Aline, juntamente da técnica de enfermagem Micheli Letícia Azevedo e a assistente social Jacilene Simas da Silveira, explica que, a partir daí, realizam a primeira escuta para, então, fazer o encaminhamento necessário. “É importante que as pessoas saibam que quando há uma ideação suicida, elas podem procurar qualquer serviço de saúde do município, como o posto de saúde, que é perto de casa e a pessoa está mais acostumada”, salienta Aline. Além dos encaminhamentos, algumas pessoas chegam ao CAPS por outras maneiras. “Atendemos diversos tipos de pessoas, desde aqueles que vêm mais abertos a buscar ajuda, mais declarados, até aquele que vem porque o familiar percebeu e está tentando buscar uma ajuda”, conta Aline.
Nos casos de urgência e emergência, em que a pessoa está em uma situação de risco, é necessário suporte hospitalar ou até uma internação em leito de saúde mental. No CAPS, assim como em qualquer serviço, tentativas de suicídio ou ideação suicida são recebidos. “Quando há um plano suicida, a gente encaminha para a emergência, que a referência é o Hospital Montenegro, acima de 12, 13 anos. A preferência é que a gente mande acima dos 14 anos”, afirma Aline. Se o Hospital Montenegro não tiver vaga, é solicitada a transferência para outro hospital de referência. Além do CAPS, há os serviços de Ambulatório de Saúde Mental e o Centro de Saúde Mental Infato-Juvenil, ambos também referência em saúde mental que podem recebem encaminhamentos.
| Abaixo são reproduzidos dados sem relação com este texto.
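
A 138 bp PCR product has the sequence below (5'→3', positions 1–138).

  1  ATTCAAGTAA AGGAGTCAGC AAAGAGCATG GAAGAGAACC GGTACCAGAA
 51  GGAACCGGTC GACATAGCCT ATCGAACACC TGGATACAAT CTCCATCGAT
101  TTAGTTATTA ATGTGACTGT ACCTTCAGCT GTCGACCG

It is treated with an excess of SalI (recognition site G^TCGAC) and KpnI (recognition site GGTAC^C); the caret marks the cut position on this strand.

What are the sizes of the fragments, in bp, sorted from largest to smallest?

73, 45, 13, 7 bp

SalI sites (GTCGAC) start at positions 58, 131.
SalI cuts after the first base of each site, so after positions 58, 131.
The KpnI site (GGTACC) starts at position 41.
KpnI cuts after base 5 of each site (before the last base), so after position 45.
Combined cut positions: 45, 58, 131.
Linear molecule, 3 cuts → 4 fragments:
  1–45 → 45 bp
  46–58 → 13 bp
  59–131 → 73 bp
  132–138 → 7 bp
Sorted largest to smallest: 73, 45, 13, 7 bp.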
Aline conta que a abordagem, desde a primeira escuta, é realizada de maneira humanizada. “A gente sabe que a pessoa tem muita resistência para buscar ajuda. Buscamos escutar a pessoa sem nenhum tipo de julgamento. O nosso único objetivo é ajudar, então nossa escuta precisa ser bastante acolhedora, para que a pessoa se sinta a vontade e queira receber a ajuda que o serviço vai disponibilizar”. O encaminhamento de cada paciente depende de sua situação quando chega até o CAPS. Geralmente, após a escuta, ocorre a avaliação e encaminhamento necessário, inclusive com orientações ao familiar ou responsável presente no momento sobre os cuidados de risco.
No CAPS de Montenegro, o atendimento multidisciplinar conta com cerca de 20 profissionais das áreas de enfermagem, assistência social, psicólogos, psiquiatras, terapeuta ocupacional, artesão, educadora física, sem contar colaboradores da recepção, serviços gerais e motorista. O Centro ainda não definiu programação deste ano.
Café com Fé debate o tema
Em alusão ao mês de prevenção do suicídio, na próxima terça-feira, dia 13, o Café com Fé da Paróquia Sagrado Coração de Jesus, da Timbaúva, tratará sobre o assunto, a partir das 19h30min. As convidadas serão as psicólogas Eva Solange e Jéssica Prudente. A ideia é levar temas atuais da comunidade para dentro da Igreja, em um debate informal com os presentes. O evento é gratuito e aberto a toda a comunidade. Não é preciso ser membro da igreja para participar.